確かに、構造その他の決定権があるダンジョンマスターが脳筋では、戦略も何もあったものではない。ダンジョンマスターはラスボス扱いなので、前に出ていくのも拙いだろう。
寧ろ、ダンジョンマスターを主軸にした戦闘では魔物共々、あっさり殺られる可能性すらある。これは戦闘経験のない私の杞憂、というわけではない。
だって、ダンジョンマスターや魔物達って、『ダンジョンからは出られない』んだよ?
ダンジョンという閉鎖空間における戦闘は特殊だ。外のようにはいかない。最低限、魔物達の能力を活かせる場を整え、やって来る挑戦者との相性を考えた魔物の創造が必要だろう。
要は、戦闘に有利な状況を『ダンジョンマスター自身が作り出さなければならない』のだよ。
そういった環境での戦闘に慣れているダンジョンマスターならばともかく、普通の戦場しか知らないと、強い魔物を創造しても宝の持ち腐れだろう。
例を出すなら、『狭い場所に、機動力を活かした戦い方をする魔物を配置する』とか。
広い場所での戦闘ならば『どこから敵の攻撃が来るか判らない』といった状況を作り出せるけど、狭い場所だと動きが制限されちゃうからね。そもそも一本道だと、正面から向き合うことになる。
まあ、ともかく。
そんな不慣れなダンジョンマスターに比べ、ダンジョンに挑む挑戦者達はそういった事態を想定して準備をしているはず。
『ダンジョン=外に比べて狭い・閉鎖空間』ですからね。心構えというか、対策は必須なのだろう。
「ふむ、それで何とかなっていると……」
ある程度の状況が想像できたのか、男性は納得したようだ。……が、うちのダンジョンの難易度が高い――三階層以降は極限られた人しか到達できていない――のは、それだけが理由じゃないんだな。

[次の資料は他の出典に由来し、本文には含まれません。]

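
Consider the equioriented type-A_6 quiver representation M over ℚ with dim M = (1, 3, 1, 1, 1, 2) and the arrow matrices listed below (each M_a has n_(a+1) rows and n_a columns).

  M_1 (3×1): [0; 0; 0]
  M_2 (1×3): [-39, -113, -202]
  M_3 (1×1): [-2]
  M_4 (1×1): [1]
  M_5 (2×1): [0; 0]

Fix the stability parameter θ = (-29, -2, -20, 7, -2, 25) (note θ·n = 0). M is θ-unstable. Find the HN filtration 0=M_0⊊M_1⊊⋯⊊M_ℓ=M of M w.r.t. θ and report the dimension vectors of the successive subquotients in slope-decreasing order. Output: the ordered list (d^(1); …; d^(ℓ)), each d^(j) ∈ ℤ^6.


Barcode: M ≅ I[1,1], I[2,2]^2, I[2,5], I[6,6]^2. HN layers by μ_θ (5 steps, strictly decreasing):
  μ^(1)=25; μ^(2)=5/2; μ^(3)=-2; μ^(4)=-11; μ^(5)=-29

((0, 0, 0, 0, 0, 2); (0, 0, 0, 1, 1, 0); (0, 2, 0, 0, 0, 0); (0, 1, 1, 0, 0, 0); (1, 0, 0, 0, 0, 0))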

「あと、うちの魔物達に自我があるからですね。それに加え、私は魔物達が死ぬのが嫌なので、継続型を選んでいます。っていうか、うちの子達は私の家族扱い。その結果、戦闘能力皆無の主を見かねたのか、自主的に努力し、強くなっていくんですよ」
「な!? 自主的にだと!?」
さすがに驚いたのか、男性は驚愕の表情だ。他のダンジョンマスター達もざわめいている。
ですよねー! 多分、他のダンジョンとの一番の違いって、これだと思うんだ。
ダンジョンマスターにとって、己の創造した魔物は『創造物という物』でしかない。
私にとって、想像した魔物達は等しく『命を共にする運命共同体の家族』。
継続型を選んでいること、自我があること……それ以上に、『魔物達をどう扱っているか』。重要なのはそこだと思う。
いくら自我があったとしても、大事にしなきゃ意味ないよね。
「聖は本当に魔物達を大事にしてるよ。だから、魔物達は聖という『唯一』を失いたくないんだ。別に君達の遣り方が間違っているわけではない。『そういう関係も有り』というだけだよ」
声の主は縁。黙って私達の遣り取りを眺めていた縁は姿こそ子供だけど、今は不思議と威厳らしきものを感じる表情だ。自然と、ダンジョンマスター達は静まり、皆の背筋が伸びる。
「ダンジョンの在り方は、ダンジョンマスター次第。だから、僕は其々の運営に基本的に口を挟まない。聖にはそういった遣り方があっていただけだよ」
「……平和ボケした国に生まれた民間人なもので」
「それ以上に、貴女の性格が原因という気がしますがね」
さすがにそれを堂々と口に出す勇気はなく、こそこそとアストと交わす。
いや、その、縁? あんたが言うと物凄く凄いことのように聞こえるけど、実際はこれが原因だよね!?